Read SC Judgment in this case: SC dismissed SLP for Delay & Lack of Merit on Interconnect Charges Taxability
In the present case, the Learned Single Judge relied on the Co-ordinate Bench’s decision. The Division Bench found no infirmity in that order. Accordingly, following the binding precedent, the appeal filed by the Revenue was dismissed, reaffirming that interconnect service charges are not taxable as royalty.
FULL TEXT OF THE JUDGMENT/ORDER OF KARNATAKA HIGH COURT
Heard Sri. E.I.Sanmathi, learned counsel for the appellants and Sri. Sagar Agarwal, learned counsel for the respondent.
2. Perused the appeal papers.
3. The question involved in the appeal is as to whether interconnect service charges paid would amount to royalty.
4. The above issue was considered by a Co-ordinate Bench of this court in ITA.No.160/2015 and connected appeals.
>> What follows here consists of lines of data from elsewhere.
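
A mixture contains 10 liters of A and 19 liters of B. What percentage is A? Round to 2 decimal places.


Volume of A = 10 L
Volume of B = 19 L
Total volume = 10 + 19 = 29 L
Percentage of A = (10/29) * 100
= 34.48%

34.48


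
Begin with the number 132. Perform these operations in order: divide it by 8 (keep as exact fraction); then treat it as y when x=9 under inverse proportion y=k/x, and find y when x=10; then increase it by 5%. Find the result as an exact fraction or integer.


Start with 132.
Step 1: Divide by 8: 132 / 8 = 33/2
Step 2: Inverse prop: k = (33/2)*9; new y = k/10 = 33/2*9/10 = 297/20
Step 3: Increase by 5%: 297/20 * 105/100 = 6237/400
Final result = 6237/400

6237/400


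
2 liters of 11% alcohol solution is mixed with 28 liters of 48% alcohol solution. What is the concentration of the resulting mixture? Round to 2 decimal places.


Solute in mixture 1 = 11% of 2 L = 2*11/100 = 11/50 L
Solute in mixture 2 = 48% of 28 L = 28*48/100 = 336/25 L
Total solute = 11/50 + 336/25 = 683/50 L
Total volume = 2 + 28 = 30 L
Final concentration = 683/50/30 * 100 = 45.53%

45.53


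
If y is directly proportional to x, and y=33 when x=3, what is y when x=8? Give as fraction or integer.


Direct proportion: y = kx
Find k: k = 33/3 = 11
Compute y at x=8: y = 11 * 8
y = 88

88


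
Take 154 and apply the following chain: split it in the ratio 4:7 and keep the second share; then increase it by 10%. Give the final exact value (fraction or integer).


Start with 154.
Step 1: Split 4:7, second share = 154 * 7/11 = 98
Step 2: Increase by 10%: 98 * 110/100 = 539/5
Final result = 539/5

539/5


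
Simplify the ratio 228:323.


Find GCD(228, 323)
GCD = 19
Divide both by 19: 228/19 = 12, 323/19 = 17
Simplified ratio = 12:17

12:17


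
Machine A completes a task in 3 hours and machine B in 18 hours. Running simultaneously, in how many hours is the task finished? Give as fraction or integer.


Rate of A = 1/3 job per hour
Rate of B = 1/18 job per hour
Combined rate = 1/3 + 1/18
Find common denominator: (18 + 3)/(3*18) = 21/54
Combined rate = 7/18 job per hour
Time together = 1 / (7/18) = 18/7 hours

18/7


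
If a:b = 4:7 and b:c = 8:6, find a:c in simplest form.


Given a:b = 4:7 and b:c = 8:6
Make b consistent. Multiply first ratio by 8: a:b = 32:56
Multiply second ratio by 7: b:c = 56:42
Now b = 56 in both, so a:b:c = 32:56:42
Therefore a:c = 32:42
Simplify by GCD: a:c = 16:21

16:21


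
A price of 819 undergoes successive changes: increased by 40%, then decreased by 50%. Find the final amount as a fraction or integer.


Start: 819
Step 1: increase by 40% => multiply by 140/100
  819 * 140/100 = 5733/5
Step 2: decrease by 50% => multiply by 50/100
  5733/5 * 50/100 = 5733/10
Final value = 5733/10

5733/10


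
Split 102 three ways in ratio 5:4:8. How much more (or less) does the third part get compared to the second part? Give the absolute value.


Total parts = 5 + 4 + 8 = 17
Value per part = 102 / 17 = 6
Shares: 5*6=30, 4*6=24, 8*6=48
Third share = 48, second share = 24
Difference = |48 - 24| = 24

24


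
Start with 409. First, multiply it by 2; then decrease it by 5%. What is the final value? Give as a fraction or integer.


Start with 409.
Step 1: Multiply by 2: 409 * 2 = 818
Step 2: Decrease by 5%: 818 * 95/100 = 7771/10
Final result = 7771/10

7771/10


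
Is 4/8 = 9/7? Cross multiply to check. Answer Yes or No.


Cross multiply to check 4/8 = 9/7
Left cross product: 4 * 7 = 28
Right cross product: 8 * 9 = 72
28 != 72
Not equal, so proportions differ => No

No


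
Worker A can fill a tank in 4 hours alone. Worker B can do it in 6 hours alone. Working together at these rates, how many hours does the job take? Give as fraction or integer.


Rate of A = 1/4 job per hour
Rate of B = 1/6 job per hour
Combined rate = 1/4 + 1/6
Find common denominator: (6 + 4)/(4*6) = 10/24
Combined rate = 5/12 job per hour
Time together = 1 / (5/12) = 12/5 hours

12/5


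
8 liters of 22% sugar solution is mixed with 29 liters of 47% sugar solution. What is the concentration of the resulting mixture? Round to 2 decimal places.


Solute in mixture 1 = 22% of 8 L = 8*22/100 = 44/25 L
Solute in mixture 2 = 47% of 29 L = 29*47/100 = 1363/100 L
Total solute = 44/25 + 1363/100 = 1539/100 L
Total volume = 8 + 29 = 37 L
Final concentration = 1539/100/37 * 100 = 41.59%

41.59


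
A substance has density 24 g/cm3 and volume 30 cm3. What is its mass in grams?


Using mass = density * volume
Density = 24 g/cm3
Volume = 30 cm3
Mass = 24 * 30
= 720 g

720


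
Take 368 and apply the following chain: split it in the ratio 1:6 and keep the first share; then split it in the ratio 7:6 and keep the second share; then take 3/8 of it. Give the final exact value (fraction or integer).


Start with 368.
Step 1: Split 1:6, first share = 368 * 1/7 = 368/7
Step 2: Split 7:6, second share = 368/7 * 6/13 = 2208/91
Step 3: Take 3/8: 2208/91 * 3/8 = 828/91
Final result = 828/91

828/91


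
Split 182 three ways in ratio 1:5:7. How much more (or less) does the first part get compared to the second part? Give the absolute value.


Total parts = 1 + 5 + 7 = 13
Value per part = 182 / 13 = 14
Shares: 1*14=14, 5*14=70, 7*14=98
First share = 14, second share = 70
Difference = |14 - 70| = 56

56


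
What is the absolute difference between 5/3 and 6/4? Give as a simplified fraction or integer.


Simplify: 5/3 = 5/3 and 6/4 = 3/2
Find common denominator: LCD = 6
Convert: 10/6 and 9/6
Difference = |10 - 9|/6 = 1/6
Simplified = 1/6

1/6


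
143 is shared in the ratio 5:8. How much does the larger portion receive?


Total parts = 5 + 8 = 13
Value per part = 143 / 13 = 11
First share = 5 * 11 = 55
Second share = 8 * 11 = 88
Larger share = 88

88


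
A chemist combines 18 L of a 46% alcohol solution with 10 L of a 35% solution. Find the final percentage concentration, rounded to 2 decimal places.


Solute in mixture 1 = 46% of 18 L = 18*46/100 = 207/25 L
Solute in mixture 2 = 35% of 10 L = 10*35/100 = 7/2 L
Total solute = 207/25 + 7/2 = 589/50 L
Total volume = 18 + 10 = 28 L
Final concentration = 589/50/28 * 100 = 42.07%

42.07


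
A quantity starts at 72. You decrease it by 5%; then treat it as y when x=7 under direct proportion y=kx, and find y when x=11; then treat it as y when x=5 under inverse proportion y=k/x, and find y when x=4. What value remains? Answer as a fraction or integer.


Start with 72.
Step 1: Decrease by 5%: 72 * 95/100 = 342/5
Step 2: Direct prop: k = (342/5)/7; new y = k*11 = 342/5*11/7 = 3762/35
Step 3: Inverse prop: k = (3762/35)*5; new y = k/4 = 3762/35*5/4 = 1881/14
Final result = 1881/14

1881/14


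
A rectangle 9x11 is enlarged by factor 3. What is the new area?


Original dimensions: 9 x 11
Enlargement factor = 3
New width = 9 * 3 = 27
New height = 11 * 3 = 33
New area = 27 * 33 = 891

891


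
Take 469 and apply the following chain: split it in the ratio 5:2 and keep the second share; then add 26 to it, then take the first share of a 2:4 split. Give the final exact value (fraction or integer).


Start with 469.
Step 1: Split 5:2, second share = 469 * 2/7 = 134
Step 2: Add 26: 134+26=160; split 2:4 first = 160*2/6 = 160/3
Final result = 160/3

160/3


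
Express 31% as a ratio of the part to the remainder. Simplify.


Part = 31%, Remainder = 69%
Ratio = 31:69
GCD(31, 69) = 1
Simplify: 31:69 = 31:69

31:69


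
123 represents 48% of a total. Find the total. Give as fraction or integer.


Given: 123 is 48% of the whole
Set up: 123 = 48/100 * whole
whole = 123 * 100 / 48
whole = 12300 / 48
whole = 1025/4

1025/4


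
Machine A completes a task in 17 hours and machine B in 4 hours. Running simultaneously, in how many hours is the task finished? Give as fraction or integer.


Rate of A = 1/17 job per hour
Rate of B = 1/4 job per hour
Combined rate = 1/17 + 1/4
Find common denominator: (4 + 17)/(17*4) = 21/68
Combined rate = 21/68 job per hour
Time together = 1 / (21/68) = 68/21 hours

68/21


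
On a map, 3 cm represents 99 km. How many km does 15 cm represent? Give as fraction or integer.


Map scale: 3 cm = 99 km
Measured distance on map = 15 cm
Set up proportion: 15 * 99 / 3
= 1485 / 3
= 495 km

495


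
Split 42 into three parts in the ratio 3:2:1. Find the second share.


Ratio = 3:2:1
Total parts = 3 + 2 + 1 = 6
Value per part = 42 / 6 = 7
First share = 3 * 7 = 21
Middle share = 2 * 7 = 14
Third share = 1 * 7 = 7

14


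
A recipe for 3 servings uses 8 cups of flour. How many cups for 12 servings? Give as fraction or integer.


Original: 8 cups for 3 servings
Target servings = 12
Scaling factor = 12/3
New amount = 8 * 12/3
= 96/3
= 32 cups

32


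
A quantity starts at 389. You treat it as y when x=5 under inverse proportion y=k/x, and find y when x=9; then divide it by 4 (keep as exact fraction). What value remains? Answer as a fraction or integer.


Start with 389.
Step 1: Inverse prop: k = (389)*5; new y = k/9 = 389*5/9 = 1945/9
Step 2: Divide by 4: 1945/9 / 4 = 1945/36
Final result = 1945/36

1945/36


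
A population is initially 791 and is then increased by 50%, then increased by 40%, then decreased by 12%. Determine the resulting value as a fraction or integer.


Start: 791
Step 1: increase by 50% => multiply by 150/100
  791 * 150/100 = 2373/2
Step 2: increase by 40% => multiply by 140/100
  2373/2 * 140/100 = 16611/10
Step 3: decrease by 12% => multiply by 88/100
  16611/10 * 88/100 = 182721/125
Final value = 182721/125

182721/125


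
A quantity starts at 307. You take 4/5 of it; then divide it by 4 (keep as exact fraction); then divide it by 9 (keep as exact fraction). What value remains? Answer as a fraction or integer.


Start with 307.
Step 1: Take 4/5: 307 * 4/5 = 1228/5
Step 2: Divide by 4: 1228/5 / 4 = 307/5
Step 3: Divide by 9: 307/5 / 9 = 307/45
Final result = 307/45

307/45


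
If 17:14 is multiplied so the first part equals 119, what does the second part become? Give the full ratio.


Original ratio: 17:14
First term target: 119
Scale factor = 119 / 17 = 7
Multiply second term: 14 * 7 = 98
Equivalent ratio = 119:98

119:98


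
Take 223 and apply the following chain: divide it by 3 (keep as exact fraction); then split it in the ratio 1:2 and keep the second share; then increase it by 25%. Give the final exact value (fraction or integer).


Start with 223.
Step 1: Divide by 3: 223 / 3 = 223/3
Step 2: Split 1:2, second share = 223/3 * 2/3 = 446/9
Step 3: Increase by 25%: 446/9 * 125/100 = 1115/18
Final result = 1115/18

1115/18


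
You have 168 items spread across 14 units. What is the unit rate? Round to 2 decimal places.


Total items = 168
Number of units = 14
Unit rate = 168 / 14
= 12 items per unit

12


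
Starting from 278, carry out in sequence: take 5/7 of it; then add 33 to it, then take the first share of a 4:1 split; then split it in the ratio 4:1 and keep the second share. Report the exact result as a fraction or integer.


Start with 278.
Step 1: Take 5/7: 278 * 5/7 = 1390/7
Step 2: Add 33: 1390/7+33=1621/7; split 4:1 first = 1621/7*4/5 = 6484/35
Step 3: Split 4:1, second share = 6484/35 * 1/5 = 6484/175
Final result = 6484/175

6484/175


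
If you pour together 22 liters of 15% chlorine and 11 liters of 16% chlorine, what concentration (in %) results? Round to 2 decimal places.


Solute in mixture 1 = 15% of 22 L = 22*15/100 = 33/10 L
Solute in mixture 2 = 16% of 11 L = 11*16/100 = 44/25 L
Total solute = 33/10 + 44/25 = 253/50 L
Total volume = 22 + 11 = 33 L
Final concentration = 253/50/33 * 100 = 15.33%

15.33


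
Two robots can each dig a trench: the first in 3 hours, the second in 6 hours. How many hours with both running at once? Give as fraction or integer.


Rate of A = 1/3 job per hour
Rate of B = 1/6 job per hour
Combined rate = 1/3 + 1/6
Find common denominator: (6 + 3)/(3*6) = 9/18
Combined rate = 1/2 job per hour
Time together = 1 / (1/2) = 2 hours

2


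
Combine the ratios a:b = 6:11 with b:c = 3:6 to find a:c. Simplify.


Given a:b = 6:11 and b:c = 3:6
Make b consistent. Multiply first ratio by 3: a:b = 18:33
Multiply second ratio by 11: b:c = 33:66
Now b = 33 in both, so a:b:c = 18:33:66
Therefore a:c = 18:66
Simplify by GCD: a:c = 3:11

3:11


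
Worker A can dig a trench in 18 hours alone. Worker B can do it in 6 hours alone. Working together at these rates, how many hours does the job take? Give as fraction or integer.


Rate of A = 1/18 job per hour
Rate of B = 1/6 job per hour
Combined rate = 1/18 + 1/6
Find common denominator: (6 + 18)/(18*6) = 24/108
Combined rate = 2/9 job per hour
Time together = 1 / (2/9) = 9/2 hours

9/2


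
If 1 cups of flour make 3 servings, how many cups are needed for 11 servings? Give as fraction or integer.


Original: 1 cups for 3 servings
Target servings = 11
Scaling factor = 11/3
New amount = 1 * 11/3
= 11/3
= 11/3 cups

11/3


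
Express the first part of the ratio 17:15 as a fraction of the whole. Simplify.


Total parts = 17 + 15 = 32
First part fraction = 17/32
Simplify: 17/32 = 17/32

17/32


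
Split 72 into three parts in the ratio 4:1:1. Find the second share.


Ratio = 4:1:1
Total parts = 4 + 1 + 1 = 6
Value per part = 72 / 6 = 12
First share = 4 * 12 = 48
Middle share = 1 * 12 = 12
Third share = 1 * 12 = 12

12


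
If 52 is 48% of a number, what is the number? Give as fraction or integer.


Given: 52 is 48% of the whole
Set up: 52 = 48/100 * whole
whole = 52 * 100 / 48
whole = 5200 / 48
whole = 325/3

325/3


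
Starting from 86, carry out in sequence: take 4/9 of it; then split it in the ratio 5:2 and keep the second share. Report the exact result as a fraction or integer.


Start with 86.
Step 1: Take 4/9: 86 * 4/9 = 344/9
Step 2: Split 5:2, second share = 344/9 * 2/7 = 688/63
Final result = 688/63

688/63


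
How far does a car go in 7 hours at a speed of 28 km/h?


Using distance = speed * time
Speed = 28 km/h
Time = 7 hours
Distance = 28 * 7
= 196 km

196


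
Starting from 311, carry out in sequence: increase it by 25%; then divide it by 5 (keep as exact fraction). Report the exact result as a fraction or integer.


Start with 311.
Step 1: Increase by 25%: 311 * 125/100 = 1555/4
Step 2: Divide by 5: 1555/4 / 5 = 311/4
Final result = 311/4

311/4


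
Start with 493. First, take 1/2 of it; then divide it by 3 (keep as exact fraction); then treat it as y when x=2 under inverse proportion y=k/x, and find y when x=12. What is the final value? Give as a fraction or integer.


Start with 493.
Step 1: Take 1/2: 493 * 1/2 = 493/2
Step 2: Divide by 3: 493/2 / 3 = 493/6
Step 3: Inverse prop: k = (493/6)*2; new y = k/12 = 493/6*2/12 = 493/36
Final result = 493/36

493/36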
By judgment dated 14.07.2023 it is held that interconnect service charges would not constitute royalty. Paragraph No.21 of the judgment reads as follows:
“The third question is, whether the payments made to NTOS for providing interconnect services and transfer of capacity in foreign countries is chargeable to tax as royalty. It was argued by Shri. Pardiwala, that for subsequent years in assessee’s own case, the ITAT has held that tax is not deductable when payment is made to nonresident telecom operator. This factual aspect is not refuted. Thus the Revenue has reviewed its earlier stand for the subsequent assessment years placing reliance on Viacom etc35, rendered by the ITAT. In that view of the matter this question also needs to be answered against the Revenue.”
5. Learned Single Judge has also placed reliance on the above decision of the Co-ordinate Bench. Therefore, we do not find any infirmity in the order under challenge.
6. Following the decision of Co-ordinate Bench dated 14.07.2023 in ITA No.160/2015 and connected appeals, the above appeal stands dismissed.